Goalign: toolkit and api for alignment manipulation

Github repository

Introduction

Goalign is a set of command line tools to manipulate multiple alignments. It is implemented in Go language.

The goal is to handle multiple alignments in different input and output formats (Fasta, Phylip, Clustal and Nexus) through several basic commands. Each command may print result (usually an alignment) in the standard output, and thus can be piped to the standard input of the next Goalign command.

Installation

Binaries

You can download already compiled binaries for the latest release in the release section. Binaries are available for MacOS, Linux, and Windows (32 and 64 bits).

Once downloaded, you can just run the executable without any other downloads.

From sources

In order to compile goalign, you must first download and install Go on your system.

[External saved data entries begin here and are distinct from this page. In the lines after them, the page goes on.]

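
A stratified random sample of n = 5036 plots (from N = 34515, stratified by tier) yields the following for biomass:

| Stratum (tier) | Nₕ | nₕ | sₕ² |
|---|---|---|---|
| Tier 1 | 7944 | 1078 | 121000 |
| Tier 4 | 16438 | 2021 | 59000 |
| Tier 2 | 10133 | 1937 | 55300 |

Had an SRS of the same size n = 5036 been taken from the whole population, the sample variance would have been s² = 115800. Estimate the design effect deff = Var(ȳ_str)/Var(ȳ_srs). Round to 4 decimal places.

Var(ȳ_str) = Σ Wₕ²(1−fₕ)sₕ²/nₕ with Wₕ = Nₕ/34515:
  Tier 1: (7944/34515)²·(1−1078/7944)·121000/1078 = 5.1391807
  Tier 4: (16438/34515)²·(1−2021/16438)·59000/2021 = 5.8075615
  Tier 2: (10133/34515)²·(1−1937/10133)·55300/1937 = 1.9903055
  → Var(ȳ_str) = 12.937048.
Var(ȳ_srs) = (1 − 5036/34515)·115800/5036 = 19.639377.
deff = 12.937048 / 19.639377 = 0.6587.

0.6587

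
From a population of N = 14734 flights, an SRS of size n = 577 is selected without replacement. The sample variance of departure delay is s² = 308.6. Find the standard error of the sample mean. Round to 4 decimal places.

0.7169

Under SRS without replacement, Var(ȳ) = (1 − f)·s²/n with f = n/N = 577/14734 = 0.03916112.
Var(ȳ) = (1 − 0.03916112)·308.6/577 = 0.96083888·0.53483536 = 0.5138906.
SE(ȳ) = √(0.5138906) = 0.7169.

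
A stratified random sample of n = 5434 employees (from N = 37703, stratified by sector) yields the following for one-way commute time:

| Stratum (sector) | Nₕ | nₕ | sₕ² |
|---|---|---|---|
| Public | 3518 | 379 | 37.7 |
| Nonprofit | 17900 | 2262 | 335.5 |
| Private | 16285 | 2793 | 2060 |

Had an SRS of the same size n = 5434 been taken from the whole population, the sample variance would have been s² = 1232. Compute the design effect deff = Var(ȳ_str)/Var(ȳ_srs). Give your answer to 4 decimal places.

0.7420

Var(ȳ_str) = Σ Wₕ²(1−fₕ)sₕ²/nₕ with Wₕ = Nₕ/37703:
  Public: (3518/37703)²·(1−379/3518)·37.7/379 = 7.7274726 × 10^-4
  Nonprofit: (17900/37703)²·(1−2262/17900)·335.5/2262 = 0.02920669
  Private: (16285/37703)²·(1−2793/16285)·2060/2793 = 0.11400097
  → Var(ȳ_str) = 0.14398041.
Var(ȳ_srs) = (1 − 5434/37703)·1232/5434 = 0.1940442.
deff = 0.14398041 / 0.1940442 = 0.7420.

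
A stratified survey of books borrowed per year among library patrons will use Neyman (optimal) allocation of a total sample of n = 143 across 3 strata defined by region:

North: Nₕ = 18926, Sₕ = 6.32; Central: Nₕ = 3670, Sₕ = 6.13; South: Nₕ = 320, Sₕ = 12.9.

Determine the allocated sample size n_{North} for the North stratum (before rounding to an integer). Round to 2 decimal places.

Neyman allocation: nₕ = n·NₕSₕ / Σⱼ NⱼSⱼ.
Σ NⱼSⱼ = 18926·6.32 + 3670·6.13 + 320·12.9 = 146237.42.
n_{North} = 143·18926·6.32 / 146237.42 = 116.96.

116.96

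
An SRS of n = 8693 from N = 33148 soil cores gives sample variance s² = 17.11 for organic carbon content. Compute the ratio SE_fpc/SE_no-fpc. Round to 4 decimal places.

0.8589

f = n/N = 8693/33148 = 0.26224810.
SE_no-fpc = √(s²/n) = 0.044364967; SE_fpc = √((1−f)s²/n) = 0.038106173.
Ratio = √(1−f) = 0.85892485.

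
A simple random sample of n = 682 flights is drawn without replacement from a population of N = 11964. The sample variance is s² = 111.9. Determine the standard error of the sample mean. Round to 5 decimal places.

0.39335

Under SRS without replacement, Var(ȳ) = (1 − f)·s²/n with f = n/N = 682/11964 = 0.05700435.
Var(ȳ) = (1 − 0.05700435)·111.9/682 = 0.94299565·0.16407625 = 0.15472319.
SE(ȳ) = √(0.15472319) = 0.39335.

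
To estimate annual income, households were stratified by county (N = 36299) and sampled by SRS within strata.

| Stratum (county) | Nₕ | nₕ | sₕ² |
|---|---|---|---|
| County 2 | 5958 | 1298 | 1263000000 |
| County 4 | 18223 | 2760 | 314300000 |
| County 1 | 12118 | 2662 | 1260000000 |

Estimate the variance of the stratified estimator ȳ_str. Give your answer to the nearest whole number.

86020

Var(ȳ_str) = Σₕ Wₕ²(1 − fₕ)sₕ²/nₕ with Wₕ = Nₕ/N, N = 36299.
County 2: Wₕ = 0.16413675; term = 0.16413675²·(1 − 0.21785834)·1263000000/1298 = 20503.394.
County 4: Wₕ = 0.50202485; term = 0.50202485²·(1 − 0.15145695)·314300000/2760 = 24353.4.
County 1: Wₕ = 0.33383840; term = 0.33383840²·(1 − 0.21967321)·1260000000/2662 = 41163.433.
Sum = 86020.227.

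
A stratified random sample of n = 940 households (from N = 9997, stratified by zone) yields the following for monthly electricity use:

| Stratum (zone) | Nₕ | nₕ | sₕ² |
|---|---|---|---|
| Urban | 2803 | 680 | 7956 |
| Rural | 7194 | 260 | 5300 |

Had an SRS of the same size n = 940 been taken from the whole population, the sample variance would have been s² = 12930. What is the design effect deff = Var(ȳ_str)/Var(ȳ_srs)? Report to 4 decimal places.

Var(ȳ_str) = Σ Wₕ²(1−fₕ)sₕ²/nₕ with Wₕ = Nₕ/9997:
  Urban: (2803/9997)²·(1−680/2803)·7956/680 = 0.69665791
  Rural: (7194/9997)²·(1−260/7194)·5300/260 = 10.174601
  → Var(ȳ_str) = 10.871259.
Var(ȳ_srs) = (1 − 940/9997)·12930/940 = 12.461931.
deff = 10.871259 / 12.461931 = 0.8724.

0.8724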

Then you just have to type :

go get github.com/evolbioinfo/goalign/

This will download Goalign sources from github, and all its dependencies.

You can then build it with:

cd $GOPATH/src/github.com/evolbioinfo/goalign/
make

The goalign executable should be located in the $GOPATH/bin folder.

Commands

Here is the list of all commands, with the link to the full description, and a link to a snippet that does it in GO. Almost all commands can have the following arguments:

-p: input is in phylip format (default fasta). Output format will also be phylip in this case;
-x: input is in nexus format (default fasta), lower priority than -p. Output format will also be nexus in this case;
-u: input is in clustan format (default fasta), lower priority than -p and -x. Output format will also be clustal in this case;
--input-strict: if -p is also given, then input is considered phylip strict, i.e:
- sequence names are maximum 10 character long. goalign removes spaces in sequence names;
- sequence starts at position 11 (just after sequence name).
--output-strict: if -p is also given, then output alignments are written in strict phylip format, i.e:
- sequence names are maximum 10 character long, otherwise they are truncated;
--no-block: if -pis also given, then output alignments are written in phylip, without 10 character block separation.
--one-line: if -pis also given, then output alignments are written inphylip, on one single line.
--auto-detect (overrides -p, -u and -x): It will test input formats in the following order:
1. Fasta
2. Nexus
3. Clustal
4. Phylip If none of these formats is recognized, then will exit with an error. Please also note that in --auto-detect mode, phylip format is considered as not strict.
--alphabet: Used to specify which alphabet must be used to parse the alignment. It can be auto (default), aa, or nt. By default, the alphabet is deduced from the content of the input file. In the case of nexus format, when --alphabet auto is specified, the alphabet specified in the nexus file is used. Otherwise, this option overrides the nexus file alphabet.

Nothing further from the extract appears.